Les coupables toutes désignées

Sexy, souvent issue d’un foyer brisé et d’un milieu populaire, la candidate de télé-réalité n’aurait-elle finalement que “ce qu’elle mérite” ? “Les productions aiment se déresponsabiliser en disant que ce n’est jamais de leur faute. Que nous sommes des jeunes qui avons des enfances difficiles, qu’on est déstructurées, ce qui est, pour ma part, faux, rappelle Angèle Salentino sur TikTok, les larmes aux yeux. En s’appuyant sur la narrative de la jeune femme instable, les productions s’accordent un droit de manipulation de leurs héroïnes, prêtes à beaucoup pour percer sur le petit écran et s’éloigner d’un quotidien sans perspective. Et le public, lui, peine à empathir.
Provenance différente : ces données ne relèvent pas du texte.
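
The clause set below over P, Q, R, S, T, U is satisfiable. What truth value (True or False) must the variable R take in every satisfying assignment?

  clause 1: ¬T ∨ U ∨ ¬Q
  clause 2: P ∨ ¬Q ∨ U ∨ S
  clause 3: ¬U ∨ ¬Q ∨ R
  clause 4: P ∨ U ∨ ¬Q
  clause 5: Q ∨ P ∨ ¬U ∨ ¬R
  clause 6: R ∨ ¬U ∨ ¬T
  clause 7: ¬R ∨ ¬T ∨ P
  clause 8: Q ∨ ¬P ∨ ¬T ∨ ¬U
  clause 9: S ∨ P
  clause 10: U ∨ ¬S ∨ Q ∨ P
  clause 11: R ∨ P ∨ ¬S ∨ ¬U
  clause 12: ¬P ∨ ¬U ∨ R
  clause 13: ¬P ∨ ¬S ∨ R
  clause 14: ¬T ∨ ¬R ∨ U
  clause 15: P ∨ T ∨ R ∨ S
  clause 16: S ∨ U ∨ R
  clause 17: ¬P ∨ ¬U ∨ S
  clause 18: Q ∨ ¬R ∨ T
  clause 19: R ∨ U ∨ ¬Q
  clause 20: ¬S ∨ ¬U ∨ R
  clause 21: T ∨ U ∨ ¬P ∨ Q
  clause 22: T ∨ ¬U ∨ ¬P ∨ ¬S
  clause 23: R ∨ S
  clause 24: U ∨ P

Suppose R = False.
From the singleton clause (S), S = True.
From the singleton clause (¬P), P = False.
From the singleton clause (¬U), U = False.
But (U) is also a unit clause — contradiction.
So every satisfying assignment has R = True.

True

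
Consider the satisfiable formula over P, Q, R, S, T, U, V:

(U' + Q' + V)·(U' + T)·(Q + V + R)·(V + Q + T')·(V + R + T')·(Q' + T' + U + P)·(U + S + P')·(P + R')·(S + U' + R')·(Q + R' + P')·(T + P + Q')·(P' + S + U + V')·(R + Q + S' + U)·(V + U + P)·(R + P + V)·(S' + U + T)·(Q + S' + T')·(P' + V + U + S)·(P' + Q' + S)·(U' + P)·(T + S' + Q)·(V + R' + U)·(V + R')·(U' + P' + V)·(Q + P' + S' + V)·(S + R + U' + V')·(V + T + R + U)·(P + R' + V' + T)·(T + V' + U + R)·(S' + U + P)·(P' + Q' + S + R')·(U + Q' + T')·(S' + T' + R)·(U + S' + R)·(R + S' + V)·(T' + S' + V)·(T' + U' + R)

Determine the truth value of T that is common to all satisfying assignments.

True

Suppose T = 0.
From the singleton clause (U'), U = 0.
From the singleton clause (S'), S = 0.
From the singleton clause (P'), P = 0.
From the singleton clause (R'), R = 0.
From the singleton clause (Q'), Q = 0.
From the singleton clause (V), V = 1.
That conflicts with the unit clause (V').
So every satisfying assignment has T = True.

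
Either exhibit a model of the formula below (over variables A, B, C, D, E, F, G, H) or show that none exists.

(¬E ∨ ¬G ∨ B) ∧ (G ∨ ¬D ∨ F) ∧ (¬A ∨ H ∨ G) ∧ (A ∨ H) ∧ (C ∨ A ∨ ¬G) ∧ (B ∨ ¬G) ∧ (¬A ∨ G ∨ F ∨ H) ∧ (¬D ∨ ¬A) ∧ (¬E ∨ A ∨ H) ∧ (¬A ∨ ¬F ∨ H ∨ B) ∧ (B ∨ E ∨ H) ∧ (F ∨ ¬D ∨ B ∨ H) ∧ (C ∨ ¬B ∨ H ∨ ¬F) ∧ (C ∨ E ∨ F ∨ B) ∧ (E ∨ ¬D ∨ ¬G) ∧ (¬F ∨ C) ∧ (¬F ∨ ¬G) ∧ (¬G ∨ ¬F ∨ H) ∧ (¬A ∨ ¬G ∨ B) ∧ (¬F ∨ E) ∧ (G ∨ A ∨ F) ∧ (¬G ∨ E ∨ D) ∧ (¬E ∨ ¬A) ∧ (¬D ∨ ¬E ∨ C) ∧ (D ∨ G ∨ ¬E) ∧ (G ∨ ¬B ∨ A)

A: False, B: False, C: True, D: True, E: True, F: True, G: False, H: True

Branch on A: set A = False.
(H) alone gives H = True.
Branch on C: set C = True.
Branch on B: set B = False.
(¬G) alone gives G = False.
(F) alone gives F = True.
(E) alone gives E = True.
(D) alone gives D = True.
This assignment satisfies each clause.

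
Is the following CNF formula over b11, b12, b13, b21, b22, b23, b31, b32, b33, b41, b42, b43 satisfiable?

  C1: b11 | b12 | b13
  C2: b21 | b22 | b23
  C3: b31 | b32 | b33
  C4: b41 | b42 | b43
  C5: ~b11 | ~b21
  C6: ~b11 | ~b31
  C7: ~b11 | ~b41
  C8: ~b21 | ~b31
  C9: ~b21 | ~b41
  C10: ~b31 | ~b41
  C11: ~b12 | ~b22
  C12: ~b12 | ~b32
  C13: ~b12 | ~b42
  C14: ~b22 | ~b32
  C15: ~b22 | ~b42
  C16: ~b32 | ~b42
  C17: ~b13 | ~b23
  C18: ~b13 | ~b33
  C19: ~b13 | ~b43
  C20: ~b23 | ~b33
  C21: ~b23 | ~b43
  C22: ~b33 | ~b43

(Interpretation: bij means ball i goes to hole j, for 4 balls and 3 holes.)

No, unsatisfiable

Branch on b11: set b11 = 0.
Branch on b12: set b12 = 1.
Unit clause (~b22) forces b22 = 0.
Unit clause (~b32) forces b32 = 0.
Unit clause (~b42) forces b42 = 0.
Branch on b21: set b21 = 1.
Unit clause (~b31) forces b31 = 0.
Unit clause (b33) forces b33 = 1.
Unit clause (~b41) forces b41 = 0.
Unit clause (b43) forces b43 = 1.
But (~b43) is also a unit clause — contradiction.
So b21 must be the other value — set b21 = 0.
Unit clause (b23) forces b23 = 1.
Unit clause (~b13) forces b13 = 0.
Unit clause (~b33) forces b33 = 0.
Unit clause (b31) forces b31 = 1.
Unit clause (~b41) forces b41 = 0.
Unit clause (b43) forces b43 = 1.
But (~b43) is also a unit clause — contradiction.
Neither b21 = 1 nor b21 = 0 works.
So b12 must be the other value — set b12 = 0.
Unit clause (b13) forces b13 = 1.
Unit clause (~b23) forces b23 = 0.
Unit clause (~b33) forces b33 = 0.
Unit clause (~b43) forces b43 = 0.
Branch on b21: set b21 = 1.
Unit clause (~b31) forces b31 = 0.
Unit clause (b32) forces b32 = 1.
Unit clause (~b41) forces b41 = 0.
Unit clause (b42) forces b42 = 1.
But (~b42) is also a unit clause — contradiction.
So b21 must be the other value — set b21 = 0.
Unit clause (b22) forces b22 = 1.
Unit clause (~b32) forces b32 = 0.
Unit clause (b31) forces b31 = 1.
Unit clause (~b41) forces b41 = 0.
Unit clause (b42) forces b42 = 1.
But (~b42) is also a unit clause — contradiction.
Neither b21 = 1 nor b21 = 0 works.
Neither b12 = 1 nor b12 = 0 works.
So b11 must be the other value — set b11 = 1.
Unit clause (~b21) forces b21 = 0.
Unit clause (~b31) forces b31 = 0.
Unit clause (~b41) forces b41 = 0.
Branch on b22: set b22 = 1.
Unit clause (~b12) forces b12 = 0.
Unit clause (~b32) forces b32 = 0.
Unit clause (b33) forces b33 = 1.
Unit clause (~b42) forces b42 = 0.
Unit clause (b43) forces b43 = 1.
But (~b43) is also a unit clause — contradiction.
So b22 must be the other value — set b22 = 0.
Unit clause (b23) forces b23 = 1.
Unit clause (~b13) forces b13 = 0.
Unit clause (~b33) forces b33 = 0.
Unit clause (b32) forces b32 = 1.
Unit clause (~b12) forces b12 = 0.
Unit clause (~b42) forces b42 = 0.
Unit clause (b43) forces b43 = 1.
But (~b43) is also a unit clause — contradiction.
Neither b22 = 1 nor b22 = 0 works.
Neither b11 = 1 nor b11 = 0 works.
No assignment satisfies every clause.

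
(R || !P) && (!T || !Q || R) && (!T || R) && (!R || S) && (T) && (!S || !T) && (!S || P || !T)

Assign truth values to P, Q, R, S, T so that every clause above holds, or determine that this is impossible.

The clause (T) is unit, so T = true.
The clause (R) is unit, so R = true.
The clause (S) is unit, so S = true.
Now (!S) is unsatisfied and unit — conflict.

UNSATISFIABLE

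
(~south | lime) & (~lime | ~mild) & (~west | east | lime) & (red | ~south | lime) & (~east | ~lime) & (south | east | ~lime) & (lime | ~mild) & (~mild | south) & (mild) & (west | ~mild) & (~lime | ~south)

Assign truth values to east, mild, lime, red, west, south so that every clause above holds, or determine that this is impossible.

Unit clause (mild) forces mild = 1.
Unit clause (~lime) forces lime = 0.
Now (lime) is unsatisfied and unit — conflict.

UNSATISFIABLE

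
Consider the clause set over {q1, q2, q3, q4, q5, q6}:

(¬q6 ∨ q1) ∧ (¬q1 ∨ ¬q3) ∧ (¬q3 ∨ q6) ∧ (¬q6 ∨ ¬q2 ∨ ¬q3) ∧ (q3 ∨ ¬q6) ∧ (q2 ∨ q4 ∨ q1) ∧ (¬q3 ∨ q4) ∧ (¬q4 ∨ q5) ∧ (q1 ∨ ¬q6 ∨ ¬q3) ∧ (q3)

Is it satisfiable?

No, unsatisfiable

From the singleton clause (q3), q3 = True.
From the singleton clause (¬q1), q1 = False.
From the singleton clause (¬q6), q6 = False.
Now (q6) is unsatisfied and unit — conflict.
No assignment satisfies every clause.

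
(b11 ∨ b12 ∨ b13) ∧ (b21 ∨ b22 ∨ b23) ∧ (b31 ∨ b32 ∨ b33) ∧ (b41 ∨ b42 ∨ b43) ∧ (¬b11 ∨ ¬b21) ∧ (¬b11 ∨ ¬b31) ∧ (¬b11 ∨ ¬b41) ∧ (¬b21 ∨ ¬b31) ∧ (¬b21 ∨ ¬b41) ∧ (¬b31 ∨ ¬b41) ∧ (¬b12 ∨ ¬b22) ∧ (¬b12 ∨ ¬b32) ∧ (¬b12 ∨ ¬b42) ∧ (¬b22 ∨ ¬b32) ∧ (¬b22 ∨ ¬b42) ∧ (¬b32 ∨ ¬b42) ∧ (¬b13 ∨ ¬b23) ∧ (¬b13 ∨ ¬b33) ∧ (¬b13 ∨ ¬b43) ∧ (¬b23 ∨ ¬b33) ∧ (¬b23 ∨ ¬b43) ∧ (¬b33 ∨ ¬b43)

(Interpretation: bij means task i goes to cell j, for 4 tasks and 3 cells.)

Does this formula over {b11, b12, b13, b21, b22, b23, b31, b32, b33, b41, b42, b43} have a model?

Unsatisfiable

Branch on b11: set b11 = False.
Branch on b12: set b12 = True.
Unit clause (¬b22) forces b22 = False.
Unit clause (¬b32) forces b32 = False.
Unit clause (¬b42) forces b42 = False.
Branch on b21: set b21 = True.
Unit clause (¬b31) forces b31 = False.
Unit clause (b33) forces b33 = True.
Unit clause (¬b41) forces b41 = False.
Unit clause (b43) forces b43 = True.
That conflicts with the unit clause (¬b43).
Undo b21 and try b21 = False.
Unit clause (b23) forces b23 = True.
Unit clause (¬b13) forces b13 = False.
Unit clause (¬b33) forces b33 = False.
Unit clause (b31) forces b31 = True.
Unit clause (¬b41) forces b41 = False.
Unit clause (b43) forces b43 = True.
That conflicts with the unit clause (¬b43).
Either choice for b21 ends in contradiction.
Undo b12 and try b12 = False.
Unit clause (b13) forces b13 = True.
Unit clause (¬b23) forces b23 = False.
Unit clause (¬b33) forces b33 = False.
Unit clause (¬b43) forces b43 = False.
Branch on b21: set b21 = True.
Unit clause (¬b31) forces b31 = False.
Unit clause (b32) forces b32 = True.
Unit clause (¬b41) forces b41 = False.
Unit clause (b42) forces b42 = True.
That conflicts with the unit clause (¬b42).
Undo b21 and try b21 = False.
Unit clause (b22) forces b22 = True.
Unit clause (¬b32) forces b32 = False.
Unit clause (b31) forces b31 = True.
Unit clause (¬b41) forces b41 = False.
Unit clause (b42) forces b42 = True.
That conflicts with the unit clause (¬b42).
Either choice for b21 ends in contradiction.
Either choice for b12 ends in contradiction.
Undo b11 and try b11 = True.
Unit clause (¬b21) forces b21 = False.
Unit clause (¬b31) forces b31 = False.
Unit clause (¬b41) forces b41 = False.
Branch on b22: set b22 = True.
Unit clause (¬b12) forces b12 = False.
Unit clause (¬b32) forces b32 = False.
Unit clause (b33) forces b33 = True.
Unit clause (¬b42) forces b42 = False.
Unit clause (b43) forces b43 = True.
That conflicts with the unit clause (¬b43).
Undo b22 and try b22 = False.
Unit clause (b23) forces b23 = True.
Unit clause (¬b13) forces b13 = False.
Unit clause (¬b33) forces b33 = False.
Unit clause (b32) forces b32 = True.
Unit clause (¬b12) forces b12 = False.
Unit clause (¬b42) forces b42 = False.
Unit clause (b43) forces b43 = True.
That conflicts with the unit clause (¬b43).
Either choice for b22 ends in contradiction.
Either choice for b11 ends in contradiction.
No assignment satisfies every clause.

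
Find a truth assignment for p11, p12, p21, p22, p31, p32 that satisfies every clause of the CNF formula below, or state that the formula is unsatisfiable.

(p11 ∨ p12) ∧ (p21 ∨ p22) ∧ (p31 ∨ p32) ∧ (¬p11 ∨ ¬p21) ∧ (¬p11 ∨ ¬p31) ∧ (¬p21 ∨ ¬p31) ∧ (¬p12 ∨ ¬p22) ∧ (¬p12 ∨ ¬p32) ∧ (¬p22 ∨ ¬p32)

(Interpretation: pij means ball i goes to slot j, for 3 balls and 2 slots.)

Case p11 = True:
Unit clause (¬p21) forces p21 = False.
Unit clause (p22) forces p22 = True.
Unit clause (¬p31) forces p31 = False.
Unit clause (p32) forces p32 = True.
That conflicts with the unit clause (¬p32).
Backtrack on p11: now try p11 = False.
Unit clause (p12) forces p12 = True.
Unit clause (¬p22) forces p22 = False.
Unit clause (p21) forces p21 = True.
Unit clause (¬p31) forces p31 = False.
Unit clause (p32) forces p32 = True.
That conflicts with the unit clause (¬p32).
Neither p11 = True nor p11 = False works.

UNSATISFIABLE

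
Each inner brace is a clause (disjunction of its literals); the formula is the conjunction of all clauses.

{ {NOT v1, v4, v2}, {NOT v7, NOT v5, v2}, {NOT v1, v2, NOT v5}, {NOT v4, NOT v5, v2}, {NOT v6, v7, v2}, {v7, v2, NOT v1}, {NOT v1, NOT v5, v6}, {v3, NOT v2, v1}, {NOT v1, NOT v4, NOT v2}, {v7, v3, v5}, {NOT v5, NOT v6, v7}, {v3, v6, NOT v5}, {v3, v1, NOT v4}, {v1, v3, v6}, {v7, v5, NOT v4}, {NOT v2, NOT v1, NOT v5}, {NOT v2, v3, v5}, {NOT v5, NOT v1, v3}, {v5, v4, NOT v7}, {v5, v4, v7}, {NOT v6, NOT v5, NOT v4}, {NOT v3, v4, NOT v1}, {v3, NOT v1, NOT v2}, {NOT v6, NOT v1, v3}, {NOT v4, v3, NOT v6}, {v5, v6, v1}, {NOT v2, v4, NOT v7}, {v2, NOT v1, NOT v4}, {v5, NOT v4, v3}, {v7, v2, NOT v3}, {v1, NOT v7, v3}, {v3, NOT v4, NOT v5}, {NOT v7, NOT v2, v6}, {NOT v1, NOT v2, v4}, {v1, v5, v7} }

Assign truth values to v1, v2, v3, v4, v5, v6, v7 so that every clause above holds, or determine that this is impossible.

v1: false,  v2: true,  v3: true,  v4: true,  v5: false,  v6: true,  v7: true

Try v1 = false.
Try v3 = true.
Try v5 = false.
Unit clause (v6) forces v6 = true.
Unit clause (v7) forces v7 = true.
Unit clause (v4) forces v4 = true.
Every clause is now satisfied; v2 is unconstrained.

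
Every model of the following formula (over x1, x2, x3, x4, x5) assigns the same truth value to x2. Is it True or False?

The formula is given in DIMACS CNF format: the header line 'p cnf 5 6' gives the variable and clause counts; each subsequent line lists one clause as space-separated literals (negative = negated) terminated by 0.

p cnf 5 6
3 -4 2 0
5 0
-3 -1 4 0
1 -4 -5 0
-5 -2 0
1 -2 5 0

Suppose x2 = True.
(x5) alone gives x5 = True.
Now (¬x5) is unsatisfied and unit — conflict.
So every satisfying assignment has x2 = False.

False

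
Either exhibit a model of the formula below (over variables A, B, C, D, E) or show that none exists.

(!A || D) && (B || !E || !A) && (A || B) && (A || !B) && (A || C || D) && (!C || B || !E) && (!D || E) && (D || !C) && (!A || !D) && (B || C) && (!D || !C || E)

Suppose A = false.
The clause (B) is unit, so B = true.
But (!B) is also a unit clause — contradiction.
That branch fails; take A = true instead.
The clause (D) is unit, so D = true.
But (!D) is also a unit clause — contradiction.
Either choice for A ends in contradiction.

UNSATISFIABLE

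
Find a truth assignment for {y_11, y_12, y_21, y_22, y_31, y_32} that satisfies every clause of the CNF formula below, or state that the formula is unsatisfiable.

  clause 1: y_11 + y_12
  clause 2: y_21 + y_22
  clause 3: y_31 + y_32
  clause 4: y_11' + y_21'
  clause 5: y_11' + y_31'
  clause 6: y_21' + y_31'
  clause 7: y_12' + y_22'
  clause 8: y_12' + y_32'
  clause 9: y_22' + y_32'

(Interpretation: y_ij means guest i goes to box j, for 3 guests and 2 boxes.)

UNSATISFIABLE

Branch on y_11: set y_11 = 1.
From the singleton clause (y_21'), y_21 = 0.
From the singleton clause (y_22), y_22 = 1.
From the singleton clause (y_31'), y_31 = 0.
From the singleton clause (y_32), y_32 = 1.
That conflicts with the unit clause (y_32').
So y_11 must be the other value — set y_11 = 0.
From the singleton clause (y_12), y_12 = 1.
From the singleton clause (y_22'), y_22 = 0.
From the singleton clause (y_21), y_21 = 1.
From the singleton clause (y_31'), y_31 = 0.
From the singleton clause (y_32), y_32 = 1.
That conflicts with the unit clause (y_32').
Both values of y_11 lead to a conflict.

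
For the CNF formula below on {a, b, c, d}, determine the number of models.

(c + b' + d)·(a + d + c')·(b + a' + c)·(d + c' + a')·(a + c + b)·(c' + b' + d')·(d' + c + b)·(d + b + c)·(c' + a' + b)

3

There are 2^4 = 16 truth assignments over (a, b, c, d).
Check each against the 9 clauses (columns in the order a, b, c, d):
  F F F F  ✗ fails (a + c + b)
  F F F T  ✗ fails (a + c + b)
  F F T F  ✗ fails (a + d + c')
  F F T T  ✓ satisfies all
  F T F F  ✗ fails (c + b' + d)
  F T F T  ✓ satisfies all
  F T T F  ✗ fails (a + d + c')
  F T T T  ✗ fails (c' + b' + d')
  T F F F  ✗ fails (b + a' + c)
  T F F T  ✗ fails (b + a' + c)
  T F T F  ✗ fails (d + c' + a')
  T F T T  ✗ fails (c' + a' + b)
  T T F F  ✗ fails (c + b' + d)
  T T F T  ✓ satisfies all
  T T T F  ✗ fails (d + c' + a')
  T T T T  ✗ fails (c' + b' + d')
3 of the 16 rows are models.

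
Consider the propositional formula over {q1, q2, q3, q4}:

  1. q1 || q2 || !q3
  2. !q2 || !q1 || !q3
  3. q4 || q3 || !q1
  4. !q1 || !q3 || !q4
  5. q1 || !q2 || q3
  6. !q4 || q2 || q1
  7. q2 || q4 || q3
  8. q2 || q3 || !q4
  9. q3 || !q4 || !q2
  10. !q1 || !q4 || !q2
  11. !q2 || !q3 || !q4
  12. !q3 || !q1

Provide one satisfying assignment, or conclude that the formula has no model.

Suppose q3 = true.
From the singleton clause (!q1), q1 = false.
From the singleton clause (q2), q2 = true.
From the singleton clause (!q4), q4 = false.
Every clause now holds.

q1 ↦ false,  q2 ↦ true,  q3 ↦ true,  q4 ↦ false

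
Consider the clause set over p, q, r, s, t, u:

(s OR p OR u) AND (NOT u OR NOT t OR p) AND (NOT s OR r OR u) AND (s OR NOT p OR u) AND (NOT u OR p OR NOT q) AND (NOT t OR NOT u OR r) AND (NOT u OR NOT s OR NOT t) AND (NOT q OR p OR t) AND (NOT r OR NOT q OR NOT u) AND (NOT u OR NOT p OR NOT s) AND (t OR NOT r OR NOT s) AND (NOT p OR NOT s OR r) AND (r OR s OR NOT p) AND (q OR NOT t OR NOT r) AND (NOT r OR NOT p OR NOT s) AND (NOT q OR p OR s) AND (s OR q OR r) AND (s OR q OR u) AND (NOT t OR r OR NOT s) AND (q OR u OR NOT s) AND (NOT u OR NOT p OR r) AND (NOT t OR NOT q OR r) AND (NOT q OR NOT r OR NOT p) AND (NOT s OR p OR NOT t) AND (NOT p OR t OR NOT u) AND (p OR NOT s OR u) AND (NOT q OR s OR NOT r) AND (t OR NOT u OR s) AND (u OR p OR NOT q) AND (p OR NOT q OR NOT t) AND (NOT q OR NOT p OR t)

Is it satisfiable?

Branch on s: set s = true.
Branch on r: set r = false.
The clause (u) is unit, so u = true.
The clause (NOT t) is unit, so t = false.
The clause (NOT p) is unit, so p = false.
The clause (NOT q) is unit, so q = false.
Every clause now holds.
A satisfying assignment: p=false,  q=false,  r=false,  s=true,  t=false,  u=true.

Yes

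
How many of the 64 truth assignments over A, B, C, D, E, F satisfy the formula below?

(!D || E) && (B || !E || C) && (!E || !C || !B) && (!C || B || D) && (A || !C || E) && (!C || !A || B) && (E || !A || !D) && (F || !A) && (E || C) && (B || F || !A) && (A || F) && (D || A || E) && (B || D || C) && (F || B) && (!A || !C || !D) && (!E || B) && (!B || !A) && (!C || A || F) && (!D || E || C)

2

There are 2^6 = 64 truth assignments over (A, B, C, D, E, F).
Split on C. With C = true, the clauses containing C are satisfied and !C drops from the rest; 0 of the 2^5 = 32 assignments to the other variables satisfy what remains.
With C = false, by the same count on the reduced clause set, 2 assignments work.
(One model: A=F, B=T, C=F, D=F, E=T, F=T.)
Total: 0 + 2 = 2.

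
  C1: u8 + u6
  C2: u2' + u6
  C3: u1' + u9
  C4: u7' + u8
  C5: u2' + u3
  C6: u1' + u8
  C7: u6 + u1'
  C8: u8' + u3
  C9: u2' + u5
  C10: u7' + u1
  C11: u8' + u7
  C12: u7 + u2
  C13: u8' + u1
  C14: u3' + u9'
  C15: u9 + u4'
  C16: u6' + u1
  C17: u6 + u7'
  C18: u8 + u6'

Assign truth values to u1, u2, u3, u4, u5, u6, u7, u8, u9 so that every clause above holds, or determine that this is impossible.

Branch on u8: set u8 = 1.
Unit clause (u3) forces u3 = 1.
Unit clause (u7) forces u7 = 1.
Unit clause (u1) forces u1 = 1.
Unit clause (u9) forces u9 = 1.
That conflicts with the unit clause (u9').
That branch fails; take u8 = 0 instead.
Unit clause (u6) forces u6 = 1.
That conflicts with the unit clause (u6').
Both values of u8 lead to a conflict.

UNSATISFIABLE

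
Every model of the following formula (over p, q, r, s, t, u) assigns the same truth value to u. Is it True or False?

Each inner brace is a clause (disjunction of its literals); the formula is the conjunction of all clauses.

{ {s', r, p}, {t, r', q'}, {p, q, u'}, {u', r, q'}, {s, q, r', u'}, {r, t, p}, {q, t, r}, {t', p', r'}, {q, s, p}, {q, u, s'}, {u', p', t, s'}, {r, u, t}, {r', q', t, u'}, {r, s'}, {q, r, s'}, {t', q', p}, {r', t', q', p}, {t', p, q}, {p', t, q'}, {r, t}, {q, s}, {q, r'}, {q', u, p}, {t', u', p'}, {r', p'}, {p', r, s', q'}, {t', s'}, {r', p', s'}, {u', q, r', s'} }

False

Suppose u = 1.
Branch on p: set p = 1.
(t') alone gives t = 0.
(s') alone gives s = 0.
(q') alone gives q = 0.
But (q) is also a unit clause — contradiction.
That branch fails; take p = 0 instead.
(q) alone gives q = 1.
(r) alone gives r = 1.
(t) alone gives t = 1.
But (t') is also a unit clause — contradiction.
Neither p = 1 nor p = 0 works.
So every satisfying assignment has u = False.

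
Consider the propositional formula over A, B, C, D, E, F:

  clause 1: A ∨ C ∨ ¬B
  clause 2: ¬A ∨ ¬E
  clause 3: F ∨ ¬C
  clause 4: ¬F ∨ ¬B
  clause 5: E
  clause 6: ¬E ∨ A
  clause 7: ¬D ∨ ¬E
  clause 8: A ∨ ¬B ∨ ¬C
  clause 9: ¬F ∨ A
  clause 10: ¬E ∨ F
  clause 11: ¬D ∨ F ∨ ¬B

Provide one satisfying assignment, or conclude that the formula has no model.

UNSATISFIABLE

(E) alone gives E = True.
(¬A) alone gives A = False.
That conflicts with the unit clause (A).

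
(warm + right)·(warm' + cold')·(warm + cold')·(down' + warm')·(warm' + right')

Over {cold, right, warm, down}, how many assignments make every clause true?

3

There are 2^4 = 16 truth assignments over (cold, right, warm, down).
Split on warm. With warm = 1, the clauses containing warm are satisfied and warm' drops from the rest; 1 of the 2^3 = 8 assignments to the other variables satisfy what remains.
With warm = 0, by the same count on the reduced clause set, 2 assignments work.
(One model: cold=F, right=F, warm=T, down=F.)
Total: 1 + 2 = 3.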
Se délectant même du sort réservé à ces jeunes femmes sur le petit écran. “Vous avez tous été témoins de ce qu’il s’est passé en 2021. J’ai subi un harcèlement de groupe de la part de 15 personnes qui a été excessivement violent. (…) À la suite de cela, j’ai subi un choc post-traumatique, ce qui m’a provoqué une dépression. La production est totalement responsable de ce qui m’est arrivé : non, je n’avais pas eu une enfance difficile. Ils sont les seuls et uniques responsables. Et c’est pour ça que c’était aussi important pour moi de les amener dans un tribunal. Malheureusement, je n’ai pas eu ça”. Car c’est bien ça le problème : sous couvert de divertissement, les personnalités en charge des programmes de télé-réalité participent à créer des environnements néfastes pour les candidates qui, en s’opposant à la mécaniques, risquent de tout perdre : travail, crédibilité et santé mentale.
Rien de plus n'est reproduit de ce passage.